Feltus Frank A, Breen Joseph R, Deng Juan, Izard Ryan S, Konger Christopher A, Ligon Walter B, Preuss Don, Wang Kuang-Ching
Department of Genetics and Biochemistry, Clemson University, Clemson, SC, USA.
University of Utah Center for High Performance Computing, Salt Lake City, UT, USA.
Bioinform Biol Insights. 2015 Sep 23;9(Suppl 1):9-19. doi: 10.4137/BBI.S28988. eCollection 2015.
In the last decade, high-throughput DNA sequencing has become a disruptive technology and pushed the life sciences into a distributed ecosystem of sequence data producers and consumers. Given the power of genomics and declining sequencing costs, biology is an emerging "Big Data" discipline that will soon enter the exabyte data range when all subdisciplines are combined. These datasets must be transferred across commercial and research networks in creative ways since sending data without thought can have serious consequences on data processing time frames. Thus, it is imperative that biologists, bioinformaticians, and information technology engineers recalibrate data processing paradigms to fit this emerging reality. This review attempts to provide a snapshot of Big Data transfer across networks, which is often overlooked by many biologists. Specifically, we discuss four key areas: 1) data transfer networks, protocols, and applications; 2) data transfer security including encryption, access, firewalls, and the Science DMZ; 3) data flow control with software-defined networking; and 4) data storage, staging, archiving and access. A primary intention of this article is to orient the biologist in key aspects of the data transfer process in order to frame their genomics-oriented needs to enterprise IT professionals.

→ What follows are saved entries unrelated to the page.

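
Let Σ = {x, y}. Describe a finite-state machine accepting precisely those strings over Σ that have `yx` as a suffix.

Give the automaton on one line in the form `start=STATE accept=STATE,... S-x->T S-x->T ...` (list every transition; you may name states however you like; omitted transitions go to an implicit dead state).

start=q0 accept=q2 q0-x->q0 q0-y->q1 q1-x->q2 q1-y->q1 q2-x->q0 q2-y->q1

Let each state record the length of the longest suffix of the input read so far that is also a prefix of `yx`. q1 means the last symbol is `y`; q2 means the last 2 symbols are `yx`. Accept only at q2, where the string currently ends in `yx`.
With 3 states:
        x   y  
>  q0   q0  q1 
   q1   q2  q1 
 * q2   q0  q1 
(> = start, * = accepting)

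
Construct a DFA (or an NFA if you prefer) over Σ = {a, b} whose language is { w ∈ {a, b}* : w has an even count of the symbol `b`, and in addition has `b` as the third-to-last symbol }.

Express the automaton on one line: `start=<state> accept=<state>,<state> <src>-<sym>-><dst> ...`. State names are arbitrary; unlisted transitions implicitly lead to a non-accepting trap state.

start=S0 accept=S12,S13,S19,S22 S0-a->S1 S0-b->S2 S1-a->S3 S1-b->S4 S2-a->S5 S2-b->S6 S3-a->S7 S3-b->S8 S4-a->S9 S4-b->S10 S5-a->S11 S5-b->S12 S6-a->S13 S6-b->S14 S7-a->S7 S7-b->S8 S8-a->S9 S8-b->S10 S9-a->S11 S9-b->S12 S10-a->S13 S10-b->S14 S11-a->S15 S11-b->S16 S12-a->S17 S12-b->S18 S13-a->S19 S13-b->S20 S14-a->S21 S14-b->S22 S15-a->S15 S15-b->S16 S16-a->S17 S16-b->S18 S17-a->S19 S17-b->S20 S18-a->S21 S18-b->S22 S19-a->S7 S19-b->S8 S20-a->S9 S20-b->S10 S21-a->S11 S21-b->S12 S22-a->S13 S22-b->S14

Run two small machines in parallel and take their product. The first has 2 states tracking the count of `b`s modulo 2; the second has 15 states tracking the last 3 symbols read. A product state is a pair (one from each), accepting exactly when both do.
With 23 states:
          a    b  
>  S0     S1   S2 
   S1     S3   S4 
   S2     S5   S6 
   S3     S7   S8 
   S4     S9  S10 
   S5    S11  S12 
   S6    S13  S14 
   S7     S7   S8 
   S8     S9  S10 
   S9    S11  S12 
   S10   S13  S14 
   S11   S15  S16 
 * S12   S17  S18 
 * S13   S19  S20 
   S14   S21  S22 
   S15   S15  S16 
   S16   S17  S18 
   S17   S19  S20 
   S18   S21  S22 
 * S19    S7   S8 
   S20    S9  S10 
   S21   S11  S12 
 * S22   S13  S14 
(> = start, * = accepting)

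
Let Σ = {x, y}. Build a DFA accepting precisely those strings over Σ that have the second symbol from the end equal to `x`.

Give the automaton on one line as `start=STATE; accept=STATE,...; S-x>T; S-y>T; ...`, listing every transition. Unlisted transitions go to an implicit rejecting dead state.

A DFA must remember the last 2 symbols (since which symbol is second-to-last isn't known until the input ends). Use one state per possible window of the last ≤2 symbols; accept from those whose window starts with `x`.
       x  y 
>  A   B  C 
   B   D  E 
   C   F  G 
 * D   D  E 
 * E   F  G 
   F   D  E 
   G   F  G 
(> = start, * = accepting)

start=A; accept=D,E; A-x>B; A-y>C; B-x>D; B-y>E; C-x>F; C-y>G; D-x>D; D-y>E; E-x>F; E-y>G; F-x>D; F-y>E; G-x>F; G-y>G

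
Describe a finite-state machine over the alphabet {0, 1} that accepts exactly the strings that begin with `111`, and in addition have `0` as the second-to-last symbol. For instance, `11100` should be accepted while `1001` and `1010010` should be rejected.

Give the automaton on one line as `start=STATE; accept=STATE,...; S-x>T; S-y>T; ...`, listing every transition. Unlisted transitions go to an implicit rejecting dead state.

Handle the two conditions separately and then intersect. One (5 states) tracks whether the input so far still matches the prefix `111`; the other (7 states) tracks the last 2 symbols read. Each combined state is a pair, one component from each; accept when both components accept. Equivalent product states are then merged.
An 8-state machine:
        0   1  
>  S0   S1  S2 
   S1   S1  S1 
   S2   S1  S3 
   S3   S1  S4 
   S4   S5  S4 
   S5   S6  S7 
 * S6   S6  S7 
 * S7   S5  S4 
(> = start, * = accepting)

start=S0; accept=S6,S7; S0-0>S1; S0-1>S2; S1-0>S1; S1-1>S1; S2-0>S1; S2-1>S3; S3-0>S1; S3-1>S4; S4-0>S5; S4-1>S4; S5-0>S6; S5-1>S7; S6-0>S6; S6-1>S7; S7-0>S5; S7-1>S4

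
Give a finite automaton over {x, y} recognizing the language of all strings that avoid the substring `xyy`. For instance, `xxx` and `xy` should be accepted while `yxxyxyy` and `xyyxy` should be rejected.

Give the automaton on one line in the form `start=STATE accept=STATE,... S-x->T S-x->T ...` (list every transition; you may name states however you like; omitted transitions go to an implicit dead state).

This is the complement of 'contains `xyy`'. Use the same substring-matching states — S0 through S3 holding how much of `xyy` has just been matched — but flip the accepting set: everything except the trap S3 accepts.
        x   y  
>* S0   S1  S0 
 * S1   S1  S2 
 * S2   S1  S3 
   S3   S3  S3 
(> = start, * = accepting)

start=S0 accept=S0,S1,S2 S0-x->S1 S0-y->S0 S1-x->S1 S1-y->S2 S2-x->S1 S2-y->S3 S3-x->S3 S3-y->S3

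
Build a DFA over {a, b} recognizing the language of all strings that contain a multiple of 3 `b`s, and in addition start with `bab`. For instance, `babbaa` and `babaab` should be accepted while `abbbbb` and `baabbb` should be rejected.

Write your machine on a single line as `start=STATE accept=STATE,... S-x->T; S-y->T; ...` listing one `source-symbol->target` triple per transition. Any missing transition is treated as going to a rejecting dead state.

Run two small machines in parallel and take their product. One (3 states) tracks the count of `b`s modulo 3; the other (5 states) tracks whether the input so far still matches the prefix `bab`. Each combined state is a pair, one component from each; accept when both components accept. Minimizing collapses redundant product states.
A 7-state machine:
        a   b  
>  q0   q1  q2 
   q1   q1  q1 
   q2   q3  q1 
   q3   q1  q4 
   q4   q4  q5 
 * q5   q5  q6 
   q6   q6  q4 
(> = start, * = accepting)

start=q0; accept=q5; q0-a->q1; q0-b->q2; q1-a->q1; q1-b->q1; q2-a->q3; q2-b->q1; q3-a->q1; q3-b->q4; q4-a->q4; q4-b->q5; q5-a->q5; q5-b->q6; q6-a->q6; q6-b->q4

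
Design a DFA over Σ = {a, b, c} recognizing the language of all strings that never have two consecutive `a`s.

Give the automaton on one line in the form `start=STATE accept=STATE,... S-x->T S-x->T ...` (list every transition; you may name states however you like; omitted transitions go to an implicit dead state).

Track partial matches of the forbidden pattern `aa`. State s2 is a dead state reached once `aa` has occurred; every other state accepts. s0 means no part of `aa` is currently matched.
3 states suffice.
        a   b   c  
>* s0   s1  s0  s0 
 * s1   s2  s0  s0 
   s2   s2  s2  s2 
(> = start, * = accepting)

start=s0 accept=s0,s1 s0-a->s1 s0-b->s0 s0-c->s0 s1-a->s2 s1-b->s0 s1-c->s0 s2-a->s2 s2-b->s2 s2-c->s2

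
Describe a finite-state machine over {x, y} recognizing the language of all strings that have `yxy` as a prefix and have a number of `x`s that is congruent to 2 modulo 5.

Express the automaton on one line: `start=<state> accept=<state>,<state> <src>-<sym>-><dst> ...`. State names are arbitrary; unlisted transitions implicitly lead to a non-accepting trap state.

Handle the two conditions separately and then intersect. One (5 states) tracks whether the input so far still matches the prefix `yxy`; the other (5 states) tracks the count of `x`s modulo 5. Each combined state is a pair, one component from each; accept when both components accept.
          x    y  
>  q0     q1   q2 
   q1     q3   q1 
   q2     q4   q5 
   q3     q6   q3 
   q4     q3   q7 
   q5     q1   q5 
   q6     q8   q6 
   q7     q9   q7 
   q8     q5   q8 
 * q9    q10   q9 
   q10   q11  q10 
   q11   q12  q11 
   q12    q7  q12 
(> = start, * = accepting)

start=q0 accept=q9 q0-x->q1 q0-y->q2 q1-x->q3 q1-y->q1 q2-x->q4 q2-y->q5 q3-x->q6 q3-y->q3 q4-x->q3 q4-y->q7 q5-x->q1 q5-y->q5 q6-x->q8 q6-y->q6 q7-x->q9 q7-y->q7 q8-x->q5 q8-y->q8 q9-x->q10 q9-y->q9 q10-x->q11 q10-y->q10 q11-x->q12 q11-y->q11 q12-x->q7 q12-y->q12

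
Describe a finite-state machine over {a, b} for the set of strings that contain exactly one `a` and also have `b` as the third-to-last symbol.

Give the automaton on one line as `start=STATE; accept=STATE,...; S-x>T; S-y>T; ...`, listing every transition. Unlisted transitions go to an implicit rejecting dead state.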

在过去十年中,高通量DNA测序已成为一项颠覆性技术,并将生命科学推向了一个由序列数据生产者和消费者组成的分布式生态系统。鉴于基因组学的强大力量和测序成本的下降,生物学正在成为一门新兴的“大数据”学科,当所有子学科的数据合并在一起时,很快将进入艾字节数据范围。由于不加思考地传输数据可能会对数据处理时间框架产生严重影响,因此这些数据集必须以创造性的方式通过商业和研究网络进行传输。因此,生物学家、生物信息学家和信息技术工程师必须重新调整数据处理范式,以适应这一新兴现实。本综述试图提供一幅网络间大数据传输的快照,而这往往被许多生物学家所忽视。具体而言,我们将讨论四个关键领域:1)数据传输网络、协议和应用程序;2)数据传输安全,包括加密、访问、防火墙和科学非军事区;3)通过软件定义网络进行的数据流控制;以及4)数据存储、暂存、存档和访问。本文的主要目的是让生物学家了解数据传输过程的关键方面,以便向企业IT专业人员阐述他们以基因组学为导向的需求。